Iron Stains,EDTA,Chelating Agents

TERRY KING (101522.2625@CompuServe.COM)
06 May 96 08:36:38 EDT

Hello Everybody

The recent correspondence on kallitypes, which developed into a discussion on
how to identify platinum prints, gave rise to new questions.

Although we did conclude, over our foie gras, at the al fresco lunch of list
members beside the Seine in Paris in Spring, on Saturday, that if one were to
drop TNT onto a print, and it were to explode, one could be fairly certain that
it was a platinum print.

But, to me, the most significant question that remained unanswered was the use
of chelating agents in clearing prints made using the iron processes. The
difficulty related first to the development of iron stains, sooner or later, in
certain of these processes and secondly to the need to avoid the use of acids,
such as HCl, as clearing agents given their deleterious effect on the cellulose
in the paper.

In my experience this is not a problem that arises with the two popular
processes based on the use of the iron salt ferric ammonium citrate.

Cyanotypes, when using negatives of the right density and given the right
exposure, give clear highlights and an exquisite range of tones and freedom from
fading.

Kallitypes based on ferric ammonium citrate also, when fixed and washed
properly, give a very fine range of tones without staining or fading at least
in the fifteen years that I have been making them.
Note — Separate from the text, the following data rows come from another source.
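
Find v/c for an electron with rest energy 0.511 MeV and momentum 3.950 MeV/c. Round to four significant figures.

0.9917

pc/(mc²) = 3.950/0.511 = 7.7299 = βγ = β/√(1−β²).
So β² = x²/(1 + x²) with x = 7.7299: x² = 59.7514, β² = 59.7514/60.7514 = 0.983539, β = 0.9917.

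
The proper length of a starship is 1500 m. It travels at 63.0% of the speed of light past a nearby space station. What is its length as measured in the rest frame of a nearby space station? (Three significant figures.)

1160 m

β² = 0.3969, so γ = 1/√0.6031 = 1.2877.
Along the direction of motion the measured length is L₀/γ = 1500/1.2877 = 1160 m.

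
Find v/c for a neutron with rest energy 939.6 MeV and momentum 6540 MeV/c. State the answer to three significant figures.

0.990

pc/(mc²) = 6540/939.6 = 6.9604 = βγ = β/√(1−β²).
So β² = x²/(1 + x²) with x = 6.9604: x² = 48.4472, β² = 48.4472/49.4472 = 0.979776, β = 0.990.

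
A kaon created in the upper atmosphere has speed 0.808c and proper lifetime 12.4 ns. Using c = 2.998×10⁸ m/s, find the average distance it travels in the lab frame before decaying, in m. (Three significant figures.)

5.10 m

γ = 1/√(1 − β²) = 1/√(1 − 0.652864) = 1/√0.347136 = 1/0.589182 = 1.6973.
Lab-frame lifetime: Δt = γτ = 1.6973 × 12.4 ns = 21.047 ns.
Distance: d = vΔt = 0.808 × 2.998×10⁸ m/s × 2.1047×10^-8 s = 5.10 m.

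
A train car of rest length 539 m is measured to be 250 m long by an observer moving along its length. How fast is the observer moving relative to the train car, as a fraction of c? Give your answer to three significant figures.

Length contraction gives γ = L₀/L = 539/250 = 2.156.
β = √(1 − 1/γ²) = √0.784869 = 0.886.

0.886c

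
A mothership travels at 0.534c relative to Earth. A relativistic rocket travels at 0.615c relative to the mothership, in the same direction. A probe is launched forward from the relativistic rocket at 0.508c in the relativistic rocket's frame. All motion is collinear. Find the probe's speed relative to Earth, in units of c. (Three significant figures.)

Compose velocities in two stages. Stage 1 (into S'): u₁ = (0.508+0.615)/(1+0.508×0.615) = 0.85567.
Stage 2 (into S): u = (0.85567+0.534)/(1+0.85567×0.534) = 0.95384, so the speed is 0.954c.

0.954c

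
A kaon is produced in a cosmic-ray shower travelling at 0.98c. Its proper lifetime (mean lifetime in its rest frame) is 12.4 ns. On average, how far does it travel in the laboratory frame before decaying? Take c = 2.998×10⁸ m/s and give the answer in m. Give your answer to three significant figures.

18.3 m

Lorentz factor: γ = (1 − 0.9604)^(−1/2) = 5.0252.
Lab-frame lifetime: Δt = γτ = 5.0252 × 12.4 ns = 62.312 ns.
Distance: d = vΔt = 0.98 × 2.998×10⁸ m/s × 6.2312×10^-8 s = 18.3 m.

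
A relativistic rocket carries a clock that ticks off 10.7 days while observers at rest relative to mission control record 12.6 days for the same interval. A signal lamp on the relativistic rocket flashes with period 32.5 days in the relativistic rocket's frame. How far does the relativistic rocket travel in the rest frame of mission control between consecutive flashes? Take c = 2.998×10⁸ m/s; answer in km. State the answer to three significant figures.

5.23×10^11 km

The time-dilation ratio gives γ = 12.6/10.7 = 1.17757.
β = √(1 − 1/γ²) = 0.52806. Lab-frame period = γτ = 1.17757×32.5 days = 38.271 days. Distance = βc × γτ = 0.52806 × 2.998×10⁸ m/s × 3306614.4 s = 5.2348×10^14 m = 5.23×10^11 km.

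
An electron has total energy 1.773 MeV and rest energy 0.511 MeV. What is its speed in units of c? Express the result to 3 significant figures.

0.958c

γ = E/(mc²) = 1.773/0.511 = 3.4697.
β = √(1 − 1/γ²) = √(1 − 0.0830646) = √0.9169354 = 0.958.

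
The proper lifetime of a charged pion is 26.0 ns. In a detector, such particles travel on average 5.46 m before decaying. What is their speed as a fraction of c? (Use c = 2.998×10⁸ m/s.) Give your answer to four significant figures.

0.5737c

d = βγcτ ⇒ βγ = d/(cτ) = 5.460 m / (7.7948 m) = 0.70047.
β = (βγ)/√(1+(βγ)²) = 0.70047/√1.490658 = 0.5737.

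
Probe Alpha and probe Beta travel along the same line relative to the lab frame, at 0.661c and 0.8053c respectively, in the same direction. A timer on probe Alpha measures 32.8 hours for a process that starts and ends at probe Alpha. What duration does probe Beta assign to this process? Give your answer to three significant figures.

34.5 hours

The velocity of probe Alpha relative to probe Beta is (0.661 − 0.8053)c / (1 − 0.661×0.8053) = −0.30853c; relative speed 0.30853c.
γ for this relative speed: γ = 1/√(1 − 0.0951908) = 1.0513.
Probe Alpha's interval is proper; time dilation gives Δt_B = γΔτ = 1.0513 × 32.8 hours = 34.5 hours.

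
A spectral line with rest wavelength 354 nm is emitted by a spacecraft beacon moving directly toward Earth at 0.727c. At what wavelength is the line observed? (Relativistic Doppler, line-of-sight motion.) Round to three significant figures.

Relativistic Doppler for wavelength: λ_obs = λ_src · √((1−β)/(1+β)).
With β = 0.727: factor = √(0.273/1.727) = 0.39759.
λ_obs = 354 × 0.39759 = 141 nm.

141 nm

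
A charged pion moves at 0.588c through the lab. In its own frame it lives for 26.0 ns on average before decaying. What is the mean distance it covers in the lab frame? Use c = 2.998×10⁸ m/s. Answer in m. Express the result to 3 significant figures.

γ = 1/√(1 − β²) = 1/√(1 − 0.345744) = 1/√0.654256 = 1/0.808861 = 1.2363.
Lab-frame lifetime: Δt = γτ = 1.2363 × 26.0 ns = 32.144 ns.
Distance: d = vΔt = 0.588 × 2.998×10⁸ m/s × 3.2144×10^-8 s = 5.67 m.

5.67 m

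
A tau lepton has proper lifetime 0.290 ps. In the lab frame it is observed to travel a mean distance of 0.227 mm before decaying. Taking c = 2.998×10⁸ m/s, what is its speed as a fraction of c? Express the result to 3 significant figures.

Let x = d/(cτ) = 2.270×10^-4 m / (2.998×10⁸ m/s × 2.900×10^-13 s) = 2.6109. Since d = βγcτ, x = βγ = β/√(1−β²).
Solving: β² = x²/(1+x²) = 6.8168/7.8168 = 0.87207, so β = 0.934.

0.934c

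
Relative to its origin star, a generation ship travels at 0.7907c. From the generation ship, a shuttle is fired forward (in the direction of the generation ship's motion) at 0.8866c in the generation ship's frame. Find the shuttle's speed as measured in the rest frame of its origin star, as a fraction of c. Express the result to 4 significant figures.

0.9860c

Relativistic velocity addition: u = (u' + v)/(1 + u'v/c²), with u' = 0.8866c and v = 0.7907c.
Numerator: 0.8866 + 0.7907 = 1.6773. Denominator: 1 + (0.8866)(0.7907) = 1.70103462.
u = 1.6773/1.70103462 = 0.98605, so the speed is 0.9860c.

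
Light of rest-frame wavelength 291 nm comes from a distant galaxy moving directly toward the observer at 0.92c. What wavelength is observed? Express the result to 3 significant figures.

59.4 nm

Relativistic Doppler for wavelength: λ_obs = λ_src · √((1−β)/(1+β)).
With β = 0.92: factor = √(0.08/1.92) = 0.20412.
λ_obs = 291 × 0.20412 = 59.4 nm.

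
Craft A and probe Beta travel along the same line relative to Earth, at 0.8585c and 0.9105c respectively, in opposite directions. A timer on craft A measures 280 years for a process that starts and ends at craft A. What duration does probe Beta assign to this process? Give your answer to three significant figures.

Transform craft A's velocity into probe Beta's frame: (0.8585 + 0.9105)/(1 + 0.8585·0.9105) = 1.769/1.78166425, so the relative speed is 0.99289c.
At |u| = 0.99289c, γ = (1 − 0.985831)^(−1/2) = 8.401.
The clock on craft A records proper time, so probe Beta measures Δt = γΔτ = 8.401 × 280 = 2350 years.

2350 years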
When mine have faded it has
usually been vey quickly, within days, and I have concluded that I had been
careless in my processing.

I mention these two first as the clearing agent for the cyanotype is water and
the the brown kallitype, hypo and water.

Incidentally, colour, pinks and greens, can be introduced into the brown
kallitype by very slight variations in the processing.

Iron staining, again in my experience, only enters the equation when the
oxalates are introduced to the chemistry. Did not Herschel use water as the
clearing agent for his chrysotypes ?

So the first question which arises is whether it is the use of oxalates that
gives rise to the staining problem. This staining has been evident in pt,
pt/pd, black kallitypes and chrysotypes.

As to the chrysotype those I have made using ferric ammonium citrate as the salt
have never stained. But staining has occurred with both my own and those of
other people when ferric oxalate has been used as the light sensitive salt and
potassium oxalate as the developer.
This problem has not arisen in my own chrysotypes when I have added tiny amounts
of pt to the sensitiser. In my own case the clearing agent used was EDTA
tri-sodium salt.

Similar problems seem to arise when silver is substituted for the gold. Not
finding the colour of kallitypes sensitised with ferric oxalate and developed
with the classic recipes, particularly pleasing, I substituted silver nitrate
for the potassium chlorplatinate in the classic process. The results were really
quite exciting. But EDTA tri sodium salt does not appear to be as effective as
one would wish as a clearing/chelating agent.

Similar problems arise with pt/pd and pt and pd prints I have made myself and
those I have seen of others

Given the need to avoid the use of strong acids, even in very weak solutions, as
clearing agents; and the need for impractical amounts of weaker acids, eg citric
acid to achieve the desired effect, apart from any possible deleterious effects
these may have on the paper, and the apparent ineffectiveness of EDTA tri-sodium
salt as the chelating agent, the question arises as to the need for a clearer
understanding, at least on my part, as to which chelating agents are the most
effective in removing contaminating iron and other salts from the print so that
it does not either stain or fall to pieces.

Do we need separate chelating agents to rid the print of both the residual iron
and potassium salts and is EDTA tri-sodium salt the most effective.